I also try to give you some indication of my experience of you, right from the start.  It might just be one thing during the meeting.  Here are some examples:

  • ‘I’ve noticed as we have been talking that you have apologised to me three or four times, as though you’re expecting me to be irritated with how you’re talking to me.  Do you think this might connect with what you were saying earlier about your relationship with X?’
  • ‘You have spent a large part of our meeting talking about the background, but I’m not yet clear about the thing that brought you here.  I don’t know whether you are trying to put it off because it’s difficult, or whether you want me to know absolutely every detail, but the risk is that you’ll leave this meeting without having told me what you really want to address…  I don’t know if that happens elsewhere in your life…’
  • ‘I’m struck by the way you are describing a situation that sounds absolutely awful and is having a really bad impact on you, but when I ask you how you are feeling right now you say you are totally comfortable…’

Well, these are just examples that may not relate to your personality, but what I am trying to convey is that I am interactive rather that remaining purely an observer.  I know that my saying this risks frightening some people off, because they might want to stay in a safe, detached place, in which case that’s what we have to work with.
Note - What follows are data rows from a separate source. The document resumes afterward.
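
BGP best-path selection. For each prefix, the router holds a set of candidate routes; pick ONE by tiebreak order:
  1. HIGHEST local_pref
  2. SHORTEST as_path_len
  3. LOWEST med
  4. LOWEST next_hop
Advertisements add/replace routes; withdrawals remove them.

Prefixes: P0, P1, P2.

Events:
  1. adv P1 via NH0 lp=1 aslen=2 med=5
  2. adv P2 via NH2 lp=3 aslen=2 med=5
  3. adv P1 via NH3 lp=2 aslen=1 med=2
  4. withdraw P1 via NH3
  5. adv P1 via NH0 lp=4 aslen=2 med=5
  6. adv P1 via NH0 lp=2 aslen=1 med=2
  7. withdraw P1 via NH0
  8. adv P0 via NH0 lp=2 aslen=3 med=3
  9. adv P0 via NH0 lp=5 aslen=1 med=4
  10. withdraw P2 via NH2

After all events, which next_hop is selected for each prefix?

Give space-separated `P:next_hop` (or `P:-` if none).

Answer: P0:NH0 P1:- P2:-

Derivation:
Op 1: best P0=- P1=NH0 P2=-
Op 2: best P0=- P1=NH0 P2=NH2
Op 3: best P0=- P1=NH3 P2=NH2
Op 4: best P0=- P1=NH0 P2=NH2
Op 5: best P0=- P1=NH0 P2=NH2
Op 6: best P0=- P1=NH0 P2=NH2
Op 7: best P0=- P1=- P2=NH2
Op 8: best P0=NH0 P1=- P2=NH2
Op 9: best P0=NH0 P1=- P2=NH2
Op 10: best P0=NH0 P1=- P2=-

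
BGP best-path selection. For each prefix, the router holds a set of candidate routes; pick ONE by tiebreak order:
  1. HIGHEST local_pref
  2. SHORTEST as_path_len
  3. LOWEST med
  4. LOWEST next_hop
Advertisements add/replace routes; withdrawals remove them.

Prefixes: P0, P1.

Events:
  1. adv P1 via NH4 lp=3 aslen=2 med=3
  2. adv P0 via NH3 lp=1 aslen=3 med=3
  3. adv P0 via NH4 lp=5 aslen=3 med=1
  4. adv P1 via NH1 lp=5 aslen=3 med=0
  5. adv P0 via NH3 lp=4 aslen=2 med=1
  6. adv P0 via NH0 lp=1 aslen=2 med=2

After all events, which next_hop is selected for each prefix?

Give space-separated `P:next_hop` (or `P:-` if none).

Answer: P0:NH4 P1:NH1

Derivation:
Op 1: best P0=- P1=NH4
Op 2: best P0=NH3 P1=NH4
Op 3: best P0=NH4 P1=NH4
Op 4: best P0=NH4 P1=NH1
Op 5: best P0=NH4 P1=NH1
Op 6: best P0=NH4 P1=NH1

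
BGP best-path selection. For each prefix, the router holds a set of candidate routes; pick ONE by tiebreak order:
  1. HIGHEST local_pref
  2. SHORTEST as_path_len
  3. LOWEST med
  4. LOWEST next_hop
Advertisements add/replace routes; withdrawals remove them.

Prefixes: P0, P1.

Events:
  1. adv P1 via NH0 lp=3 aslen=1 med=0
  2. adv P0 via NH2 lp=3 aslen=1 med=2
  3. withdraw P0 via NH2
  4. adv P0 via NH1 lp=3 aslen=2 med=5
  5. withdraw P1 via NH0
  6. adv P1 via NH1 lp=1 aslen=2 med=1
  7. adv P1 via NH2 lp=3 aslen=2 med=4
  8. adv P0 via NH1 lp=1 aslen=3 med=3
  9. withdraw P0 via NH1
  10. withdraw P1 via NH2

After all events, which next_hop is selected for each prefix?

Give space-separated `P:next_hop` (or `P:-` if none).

Answer: P0:- P1:NH1

Derivation:
Op 1: best P0=- P1=NH0
Op 2: best P0=NH2 P1=NH0
Op 3: best P0=- P1=NH0
Op 4: best P0=NH1 P1=NH0
Op 5: best P0=NH1 P1=-
Op 6: best P0=NH1 P1=NH1
Op 7: best P0=NH1 P1=NH2
Op 8: best P0=NH1 P1=NH2
Op 9: best P0=- P1=NH2
Op 10: best P0=- P1=NH1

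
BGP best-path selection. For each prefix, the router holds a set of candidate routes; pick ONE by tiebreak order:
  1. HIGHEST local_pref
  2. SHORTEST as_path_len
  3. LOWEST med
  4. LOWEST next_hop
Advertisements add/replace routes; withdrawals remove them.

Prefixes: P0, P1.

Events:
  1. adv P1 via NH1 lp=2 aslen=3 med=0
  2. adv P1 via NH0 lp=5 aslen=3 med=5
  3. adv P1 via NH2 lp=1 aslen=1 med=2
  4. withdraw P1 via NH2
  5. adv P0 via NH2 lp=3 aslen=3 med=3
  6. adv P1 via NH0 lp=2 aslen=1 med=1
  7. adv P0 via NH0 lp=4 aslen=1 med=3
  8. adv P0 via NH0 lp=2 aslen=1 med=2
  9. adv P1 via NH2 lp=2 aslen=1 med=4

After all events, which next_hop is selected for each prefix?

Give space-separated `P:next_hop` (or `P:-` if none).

Op 1: best P0=- P1=NH1
Op 2: best P0=- P1=NH0
Op 3: best P0=- P1=NH0
Op 4: best P0=- P1=NH0
Op 5: best P0=NH2 P1=NH0
Op 6: best P0=NH2 P1=NH0
Op 7: best P0=NH0 P1=NH0
Op 8: best P0=NH2 P1=NH0
Op 9: best P0=NH2 P1=NH0

Answer: P0:NH2 P1:NH0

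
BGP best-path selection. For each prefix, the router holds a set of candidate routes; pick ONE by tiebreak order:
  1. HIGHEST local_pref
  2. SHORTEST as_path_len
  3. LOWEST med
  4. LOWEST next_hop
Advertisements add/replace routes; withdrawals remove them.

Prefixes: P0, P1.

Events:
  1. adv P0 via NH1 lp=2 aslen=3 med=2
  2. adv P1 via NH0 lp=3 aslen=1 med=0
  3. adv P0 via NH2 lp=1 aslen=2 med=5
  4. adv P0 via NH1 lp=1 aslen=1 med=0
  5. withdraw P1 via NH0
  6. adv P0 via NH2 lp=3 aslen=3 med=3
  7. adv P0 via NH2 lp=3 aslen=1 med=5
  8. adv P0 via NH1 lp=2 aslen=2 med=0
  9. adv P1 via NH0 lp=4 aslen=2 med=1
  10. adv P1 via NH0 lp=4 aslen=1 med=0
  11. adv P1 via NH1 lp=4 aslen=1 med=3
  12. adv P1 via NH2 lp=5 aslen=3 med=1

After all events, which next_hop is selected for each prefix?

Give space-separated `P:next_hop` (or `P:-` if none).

Op 1: best P0=NH1 P1=-
Op 2: best P0=NH1 P1=NH0
Op 3: best P0=NH1 P1=NH0
Op 4: best P0=NH1 P1=NH0
Op 5: best P0=NH1 P1=-
Op 6: best P0=NH2 P1=-
Op 7: best P0=NH2 P1=-
Op 8: best P0=NH2 P1=-
Op 9: best P0=NH2 P1=NH0
Op 10: best P0=NH2 P1=NH0
Op 11: best P0=NH2 P1=NH0
Op 12: best P0=NH2 P1=NH2

Answer: P0:NH2 P1:NH2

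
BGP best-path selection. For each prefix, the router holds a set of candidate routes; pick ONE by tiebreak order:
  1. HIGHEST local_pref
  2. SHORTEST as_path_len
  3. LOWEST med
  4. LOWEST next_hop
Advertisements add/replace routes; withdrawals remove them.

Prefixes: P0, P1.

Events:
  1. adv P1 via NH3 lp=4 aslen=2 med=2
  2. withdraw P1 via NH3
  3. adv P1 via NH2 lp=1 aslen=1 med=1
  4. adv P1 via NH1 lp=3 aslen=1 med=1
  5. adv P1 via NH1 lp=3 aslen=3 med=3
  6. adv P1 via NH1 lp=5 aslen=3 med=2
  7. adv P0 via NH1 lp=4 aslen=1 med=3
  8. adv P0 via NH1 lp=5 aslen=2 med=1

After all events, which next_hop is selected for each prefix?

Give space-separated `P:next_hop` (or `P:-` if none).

Op 1: best P0=- P1=NH3
Op 2: best P0=- P1=-
Op 3: best P0=- P1=NH2
Op 4: best P0=- P1=NH1
Op 5: best P0=- P1=NH1
Op 6: best P0=- P1=NH1
Op 7: best P0=NH1 P1=NH1
Op 8: best P0=NH1 P1=NH1

Answer: P0:NH1 P1:NH1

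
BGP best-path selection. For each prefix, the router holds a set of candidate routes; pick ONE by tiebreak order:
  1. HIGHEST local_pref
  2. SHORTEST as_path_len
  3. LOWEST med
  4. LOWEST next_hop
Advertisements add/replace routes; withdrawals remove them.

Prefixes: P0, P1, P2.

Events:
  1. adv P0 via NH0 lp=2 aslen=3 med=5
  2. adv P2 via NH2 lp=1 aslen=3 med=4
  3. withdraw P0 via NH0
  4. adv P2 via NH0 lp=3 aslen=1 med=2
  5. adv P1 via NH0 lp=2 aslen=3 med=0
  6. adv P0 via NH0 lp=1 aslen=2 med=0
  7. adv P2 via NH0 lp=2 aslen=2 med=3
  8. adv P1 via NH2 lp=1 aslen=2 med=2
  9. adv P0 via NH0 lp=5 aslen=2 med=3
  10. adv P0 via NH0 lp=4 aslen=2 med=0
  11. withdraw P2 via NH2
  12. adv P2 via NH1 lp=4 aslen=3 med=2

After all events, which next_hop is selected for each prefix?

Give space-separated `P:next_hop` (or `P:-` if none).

Op 1: best P0=NH0 P1=- P2=-
Op 2: best P0=NH0 P1=- P2=NH2
Op 3: best P0=- P1=- P2=NH2
Op 4: best P0=- P1=- P2=NH0
Op 5: best P0=- P1=NH0 P2=NH0
Op 6: best P0=NH0 P1=NH0 P2=NH0
Op 7: best P0=NH0 P1=NH0 P2=NH0
Op 8: best P0=NH0 P1=NH0 P2=NH0
Op 9: best P0=NH0 P1=NH0 P2=NH0
Op 10: best P0=NH0 P1=NH0 P2=NH0
Op 11: best P0=NH0 P1=NH0 P2=NH0
Op 12: best P0=NH0 P1=NH0 P2=NH1

Answer: P0:NH0 P1:NH0 P2:NH1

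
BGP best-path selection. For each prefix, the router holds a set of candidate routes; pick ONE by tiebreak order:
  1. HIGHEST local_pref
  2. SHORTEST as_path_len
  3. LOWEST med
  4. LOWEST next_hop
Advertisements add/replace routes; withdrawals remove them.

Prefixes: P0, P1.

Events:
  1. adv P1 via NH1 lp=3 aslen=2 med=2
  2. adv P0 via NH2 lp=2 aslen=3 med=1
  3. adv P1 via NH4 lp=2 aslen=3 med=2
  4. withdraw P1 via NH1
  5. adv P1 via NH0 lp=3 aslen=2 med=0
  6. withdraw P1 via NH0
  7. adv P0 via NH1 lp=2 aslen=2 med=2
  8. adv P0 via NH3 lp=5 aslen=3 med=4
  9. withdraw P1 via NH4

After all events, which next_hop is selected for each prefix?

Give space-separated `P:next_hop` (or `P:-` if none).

Answer: P0:NH3 P1:-

Derivation:
Op 1: best P0=- P1=NH1
Op 2: best P0=NH2 P1=NH1
Op 3: best P0=NH2 P1=NH1
Op 4: best P0=NH2 P1=NH4
Op 5: best P0=NH2 P1=NH0
Op 6: best P0=NH2 P1=NH4
Op 7: best P0=NH1 P1=NH4
Op 8: best P0=NH3 P1=NH4
Op 9: best P0=NH3 P1=-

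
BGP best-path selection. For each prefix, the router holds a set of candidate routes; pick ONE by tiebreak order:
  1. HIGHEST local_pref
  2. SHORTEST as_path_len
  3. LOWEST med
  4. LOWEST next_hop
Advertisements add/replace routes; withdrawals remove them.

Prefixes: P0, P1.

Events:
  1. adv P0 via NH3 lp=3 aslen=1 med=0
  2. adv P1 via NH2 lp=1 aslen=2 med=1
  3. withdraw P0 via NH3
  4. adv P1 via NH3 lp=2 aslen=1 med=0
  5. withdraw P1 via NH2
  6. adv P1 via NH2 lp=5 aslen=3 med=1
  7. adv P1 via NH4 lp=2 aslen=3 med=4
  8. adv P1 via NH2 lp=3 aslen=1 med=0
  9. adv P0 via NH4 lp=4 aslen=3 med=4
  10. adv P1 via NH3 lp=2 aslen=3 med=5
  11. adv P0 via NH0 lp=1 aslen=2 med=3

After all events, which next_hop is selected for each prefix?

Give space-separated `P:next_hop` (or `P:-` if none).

Op 1: best P0=NH3 P1=-
Op 2: best P0=NH3 P1=NH2
Op 3: best P0=- P1=NH2
Op 4: best P0=- P1=NH3
Op 5: best P0=- P1=NH3
Op 6: best P0=- P1=NH2
Op 7: best P0=- P1=NH2
Op 8: best P0=- P1=NH2
Op 9: best P0=NH4 P1=NH2
Op 10: best P0=NH4 P1=NH2
Op 11: best P0=NH4 P1=NH2

Answer: P0:NH4 P1:NH2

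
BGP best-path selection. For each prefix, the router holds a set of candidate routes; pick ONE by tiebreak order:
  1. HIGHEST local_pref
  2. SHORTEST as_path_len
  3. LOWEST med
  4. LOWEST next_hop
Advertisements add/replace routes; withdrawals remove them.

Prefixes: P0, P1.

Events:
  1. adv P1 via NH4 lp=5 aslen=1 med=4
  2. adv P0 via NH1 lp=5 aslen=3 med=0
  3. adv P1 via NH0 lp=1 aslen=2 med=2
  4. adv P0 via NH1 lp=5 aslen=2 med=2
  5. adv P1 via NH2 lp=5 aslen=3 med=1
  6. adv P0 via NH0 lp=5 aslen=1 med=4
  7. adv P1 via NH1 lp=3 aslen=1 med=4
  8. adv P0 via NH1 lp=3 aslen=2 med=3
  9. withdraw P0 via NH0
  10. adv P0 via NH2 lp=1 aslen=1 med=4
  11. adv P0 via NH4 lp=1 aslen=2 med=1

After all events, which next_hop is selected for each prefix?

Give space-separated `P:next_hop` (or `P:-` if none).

Answer: P0:NH1 P1:NH4

Derivation:
Op 1: best P0=- P1=NH4
Op 2: best P0=NH1 P1=NH4
Op 3: best P0=NH1 P1=NH4
Op 4: best P0=NH1 P1=NH4
Op 5: best P0=NH1 P1=NH4
Op 6: best P0=NH0 P1=NH4
Op 7: best P0=NH0 P1=NH4
Op 8: best P0=NH0 P1=NH4
Op 9: best P0=NH1 P1=NH4
Op 10: best P0=NH1 P1=NH4
Op 11: best P0=NH1 P1=NH4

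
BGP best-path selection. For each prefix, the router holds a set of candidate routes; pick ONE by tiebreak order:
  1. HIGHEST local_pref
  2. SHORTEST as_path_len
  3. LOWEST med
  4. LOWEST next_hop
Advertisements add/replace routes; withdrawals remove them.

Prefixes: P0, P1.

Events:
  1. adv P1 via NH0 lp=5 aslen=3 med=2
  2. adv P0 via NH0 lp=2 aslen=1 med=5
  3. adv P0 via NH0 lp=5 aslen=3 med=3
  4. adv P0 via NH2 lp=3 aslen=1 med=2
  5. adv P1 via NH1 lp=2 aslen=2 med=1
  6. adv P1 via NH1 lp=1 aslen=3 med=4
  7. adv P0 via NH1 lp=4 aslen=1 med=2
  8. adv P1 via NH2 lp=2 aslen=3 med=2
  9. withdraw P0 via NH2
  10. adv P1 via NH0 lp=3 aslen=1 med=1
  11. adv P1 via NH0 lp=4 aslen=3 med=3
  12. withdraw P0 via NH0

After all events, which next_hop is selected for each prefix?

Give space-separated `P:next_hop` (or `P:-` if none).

Op 1: best P0=- P1=NH0
Op 2: best P0=NH0 P1=NH0
Op 3: best P0=NH0 P1=NH0
Op 4: best P0=NH0 P1=NH0
Op 5: best P0=NH0 P1=NH0
Op 6: best P0=NH0 P1=NH0
Op 7: best P0=NH0 P1=NH0
Op 8: best P0=NH0 P1=NH0
Op 9: best P0=NH0 P1=NH0
Op 10: best P0=NH0 P1=NH0
Op 11: best P0=NH0 P1=NH0
Op 12: best P0=NH1 P1=NH0

Answer: P0:NH1 P1:NH0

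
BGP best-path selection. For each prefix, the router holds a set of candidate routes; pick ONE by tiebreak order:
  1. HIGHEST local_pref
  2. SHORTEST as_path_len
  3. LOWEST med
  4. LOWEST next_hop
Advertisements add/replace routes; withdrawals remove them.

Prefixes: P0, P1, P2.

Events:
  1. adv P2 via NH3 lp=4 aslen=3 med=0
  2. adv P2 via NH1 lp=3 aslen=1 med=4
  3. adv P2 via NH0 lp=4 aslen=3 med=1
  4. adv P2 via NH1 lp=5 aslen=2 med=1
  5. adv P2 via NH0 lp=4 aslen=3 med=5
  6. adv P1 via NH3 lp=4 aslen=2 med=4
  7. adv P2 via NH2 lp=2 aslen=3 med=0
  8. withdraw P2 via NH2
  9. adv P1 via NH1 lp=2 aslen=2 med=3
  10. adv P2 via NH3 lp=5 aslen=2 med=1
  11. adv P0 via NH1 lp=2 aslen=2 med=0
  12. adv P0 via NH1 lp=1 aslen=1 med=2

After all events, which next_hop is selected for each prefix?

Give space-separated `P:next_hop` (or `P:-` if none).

Answer: P0:NH1 P1:NH3 P2:NH1

Derivation:
Op 1: best P0=- P1=- P2=NH3
Op 2: best P0=- P1=- P2=NH3
Op 3: best P0=- P1=- P2=NH3
Op 4: best P0=- P1=- P2=NH1
Op 5: best P0=- P1=- P2=NH1
Op 6: best P0=- P1=NH3 P2=NH1
Op 7: best P0=- P1=NH3 P2=NH1
Op 8: best P0=- P1=NH3 P2=NH1
Op 9: best P0=- P1=NH3 P2=NH1
Op 10: best P0=- P1=NH3 P2=NH1
Op 11: best P0=NH1 P1=NH3 P2=NH1
Op 12: best P0=NH1 P1=NH3 P2=NH1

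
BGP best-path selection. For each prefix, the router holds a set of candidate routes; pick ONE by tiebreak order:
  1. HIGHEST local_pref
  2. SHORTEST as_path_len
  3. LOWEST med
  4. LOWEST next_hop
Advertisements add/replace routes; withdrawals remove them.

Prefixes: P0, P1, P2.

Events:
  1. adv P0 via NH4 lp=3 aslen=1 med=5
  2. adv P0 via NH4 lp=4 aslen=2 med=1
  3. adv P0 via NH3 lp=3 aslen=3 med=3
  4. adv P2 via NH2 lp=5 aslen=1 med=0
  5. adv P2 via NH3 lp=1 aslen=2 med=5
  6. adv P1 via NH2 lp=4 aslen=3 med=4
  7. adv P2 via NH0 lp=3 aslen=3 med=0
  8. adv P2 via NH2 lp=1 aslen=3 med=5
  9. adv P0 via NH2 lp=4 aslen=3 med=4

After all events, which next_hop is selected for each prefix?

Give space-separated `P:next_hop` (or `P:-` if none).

Op 1: best P0=NH4 P1=- P2=-
Op 2: best P0=NH4 P1=- P2=-
Op 3: best P0=NH4 P1=- P2=-
Op 4: best P0=NH4 P1=- P2=NH2
Op 5: best P0=NH4 P1=- P2=NH2
Op 6: best P0=NH4 P1=NH2 P2=NH2
Op 7: best P0=NH4 P1=NH2 P2=NH2
Op 8: best P0=NH4 P1=NH2 P2=NH0
Op 9: best P0=NH4 P1=NH2 P2=NH0

Answer: P0:NH4 P1:NH2 P2:NH0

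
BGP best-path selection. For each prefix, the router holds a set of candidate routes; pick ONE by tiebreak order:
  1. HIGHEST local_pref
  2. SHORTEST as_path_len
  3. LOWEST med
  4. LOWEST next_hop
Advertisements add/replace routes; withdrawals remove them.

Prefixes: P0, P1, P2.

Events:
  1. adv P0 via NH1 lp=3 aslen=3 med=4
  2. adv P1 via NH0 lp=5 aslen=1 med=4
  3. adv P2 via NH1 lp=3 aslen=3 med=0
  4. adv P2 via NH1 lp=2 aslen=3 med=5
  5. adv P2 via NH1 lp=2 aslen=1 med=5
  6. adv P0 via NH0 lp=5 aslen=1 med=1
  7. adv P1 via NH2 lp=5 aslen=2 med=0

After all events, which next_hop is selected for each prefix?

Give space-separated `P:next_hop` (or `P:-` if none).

Answer: P0:NH0 P1:NH0 P2:NH1

Derivation:
Op 1: best P0=NH1 P1=- P2=-
Op 2: best P0=NH1 P1=NH0 P2=-
Op 3: best P0=NH1 P1=NH0 P2=NH1
Op 4: best P0=NH1 P1=NH0 P2=NH1
Op 5: best P0=NH1 P1=NH0 P2=NH1
Op 6: best P0=NH0 P1=NH0 P2=NH1
Op 7: best P0=NH0 P1=NH0 P2=NH1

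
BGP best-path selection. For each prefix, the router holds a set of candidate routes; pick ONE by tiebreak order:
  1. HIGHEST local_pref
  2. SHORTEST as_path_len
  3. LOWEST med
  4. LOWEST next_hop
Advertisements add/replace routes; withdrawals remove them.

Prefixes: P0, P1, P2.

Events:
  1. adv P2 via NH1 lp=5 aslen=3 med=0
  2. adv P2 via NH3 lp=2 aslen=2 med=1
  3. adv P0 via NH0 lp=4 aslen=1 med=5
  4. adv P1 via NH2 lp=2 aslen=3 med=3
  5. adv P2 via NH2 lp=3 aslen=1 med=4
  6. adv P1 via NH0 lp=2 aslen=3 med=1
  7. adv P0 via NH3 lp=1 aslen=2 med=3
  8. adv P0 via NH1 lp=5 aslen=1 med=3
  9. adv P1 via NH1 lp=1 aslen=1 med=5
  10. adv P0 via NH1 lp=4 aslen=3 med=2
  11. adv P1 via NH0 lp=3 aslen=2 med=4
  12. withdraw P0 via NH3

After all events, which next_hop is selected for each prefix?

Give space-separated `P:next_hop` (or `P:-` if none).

Op 1: best P0=- P1=- P2=NH1
Op 2: best P0=- P1=- P2=NH1
Op 3: best P0=NH0 P1=- P2=NH1
Op 4: best P0=NH0 P1=NH2 P2=NH1
Op 5: best P0=NH0 P1=NH2 P2=NH1
Op 6: best P0=NH0 P1=NH0 P2=NH1
Op 7: best P0=NH0 P1=NH0 P2=NH1
Op 8: best P0=NH1 P1=NH0 P2=NH1
Op 9: best P0=NH1 P1=NH0 P2=NH1
Op 10: best P0=NH0 P1=NH0 P2=NH1
Op 11: best P0=NH0 P1=NH0 P2=NH1
Op 12: best P0=NH0 P1=NH0 P2=NH1

Answer: P0:NH0 P1:NH0 P2:NH1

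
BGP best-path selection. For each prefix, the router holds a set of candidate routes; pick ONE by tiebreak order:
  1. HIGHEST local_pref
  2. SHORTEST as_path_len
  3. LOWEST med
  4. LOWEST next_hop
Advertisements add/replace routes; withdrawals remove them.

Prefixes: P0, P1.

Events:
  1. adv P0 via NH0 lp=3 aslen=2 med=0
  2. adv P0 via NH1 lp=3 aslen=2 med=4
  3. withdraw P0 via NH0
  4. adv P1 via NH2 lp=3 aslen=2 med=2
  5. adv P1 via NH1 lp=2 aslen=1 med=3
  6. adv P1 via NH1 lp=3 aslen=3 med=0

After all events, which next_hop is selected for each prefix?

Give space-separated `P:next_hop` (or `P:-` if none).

Answer: P0:NH1 P1:NH2

Derivation:
Op 1: best P0=NH0 P1=-
Op 2: best P0=NH0 P1=-
Op 3: best P0=NH1 P1=-
Op 4: best P0=NH1 P1=NH2
Op 5: best P0=NH1 P1=NH2
Op 6: best P0=NH1 P1=NH2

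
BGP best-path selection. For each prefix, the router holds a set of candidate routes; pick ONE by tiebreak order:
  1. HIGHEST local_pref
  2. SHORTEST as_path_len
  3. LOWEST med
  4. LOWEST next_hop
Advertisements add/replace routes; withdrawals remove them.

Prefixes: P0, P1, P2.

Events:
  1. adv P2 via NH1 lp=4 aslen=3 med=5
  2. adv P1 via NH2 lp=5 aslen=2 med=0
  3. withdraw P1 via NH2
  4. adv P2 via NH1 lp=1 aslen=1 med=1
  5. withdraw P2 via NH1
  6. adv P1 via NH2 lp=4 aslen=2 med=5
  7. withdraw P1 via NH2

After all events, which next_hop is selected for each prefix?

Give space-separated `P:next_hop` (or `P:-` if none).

Answer: P0:- P1:- P2:-

Derivation:
Op 1: best P0=- P1=- P2=NH1
Op 2: best P0=- P1=NH2 P2=NH1
Op 3: best P0=- P1=- P2=NH1
Op 4: best P0=- P1=- P2=NH1
Op 5: best P0=- P1=- P2=-
Op 6: best P0=- P1=NH2 P2=-
Op 7: best P0=- P1=- P2=-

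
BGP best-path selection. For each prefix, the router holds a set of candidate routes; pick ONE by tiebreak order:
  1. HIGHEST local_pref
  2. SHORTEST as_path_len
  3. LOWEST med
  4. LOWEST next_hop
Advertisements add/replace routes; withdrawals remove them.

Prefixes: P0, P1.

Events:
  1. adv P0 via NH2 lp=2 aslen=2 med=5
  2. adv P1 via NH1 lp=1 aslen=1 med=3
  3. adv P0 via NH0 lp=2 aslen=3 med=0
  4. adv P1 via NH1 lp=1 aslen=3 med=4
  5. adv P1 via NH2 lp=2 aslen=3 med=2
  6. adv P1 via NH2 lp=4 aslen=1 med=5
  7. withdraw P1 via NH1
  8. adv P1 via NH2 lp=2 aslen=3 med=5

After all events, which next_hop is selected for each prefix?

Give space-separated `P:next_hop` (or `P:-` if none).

Answer: P0:NH2 P1:NH2

Derivation:
Op 1: best P0=NH2 P1=-
Op 2: best P0=NH2 P1=NH1
Op 3: best P0=NH2 P1=NH1
Op 4: best P0=NH2 P1=NH1
Op 5: best P0=NH2 P1=NH2
Op 6: best P0=NH2 P1=NH2
Op 7: best P0=NH2 P1=NH2
Op 8: best P0=NH2 P1=NH2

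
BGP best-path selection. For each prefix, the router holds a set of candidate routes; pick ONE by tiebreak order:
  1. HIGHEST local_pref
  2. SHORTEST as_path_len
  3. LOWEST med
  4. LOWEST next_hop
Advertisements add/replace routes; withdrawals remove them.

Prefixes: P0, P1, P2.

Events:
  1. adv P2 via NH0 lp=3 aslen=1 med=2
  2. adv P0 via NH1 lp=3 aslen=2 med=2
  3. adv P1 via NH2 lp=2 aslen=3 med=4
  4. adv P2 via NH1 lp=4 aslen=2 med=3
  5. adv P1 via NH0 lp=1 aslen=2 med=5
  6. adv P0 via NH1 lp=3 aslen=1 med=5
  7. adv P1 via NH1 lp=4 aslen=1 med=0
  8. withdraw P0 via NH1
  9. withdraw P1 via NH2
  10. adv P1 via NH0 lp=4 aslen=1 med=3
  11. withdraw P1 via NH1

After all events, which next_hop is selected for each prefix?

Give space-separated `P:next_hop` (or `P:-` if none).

Answer: P0:- P1:NH0 P2:NH1

Derivation:
Op 1: best P0=- P1=- P2=NH0
Op 2: best P0=NH1 P1=- P2=NH0
Op 3: best P0=NH1 P1=NH2 P2=NH0
Op 4: best P0=NH1 P1=NH2 P2=NH1
Op 5: best P0=NH1 P1=NH2 P2=NH1
Op 6: best P0=NH1 P1=NH2 P2=NH1
Op 7: best P0=NH1 P1=NH1 P2=NH1
Op 8: best P0=- P1=NH1 P2=NH1
Op 9: best P0=- P1=NH1 P2=NH1
Op 10: best P0=- P1=NH1 P2=NH1
Op 11: best P0=- P1=NH0 P2=NH1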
One thing I do routinely in the first or second meeting is to write down a family tree.  I don’t want to imply that ‘it’s all about your childhood’: there’s a risk of looking only at the past instead of having a global, or ‘wide-angle’ view that combines the past, your here-and-now, and the future.  Nevertheless, our upbringing is very influential in the formation of our personality, and I will keep that in mind during all of our contact, even though it won’t be talked about in every meeting.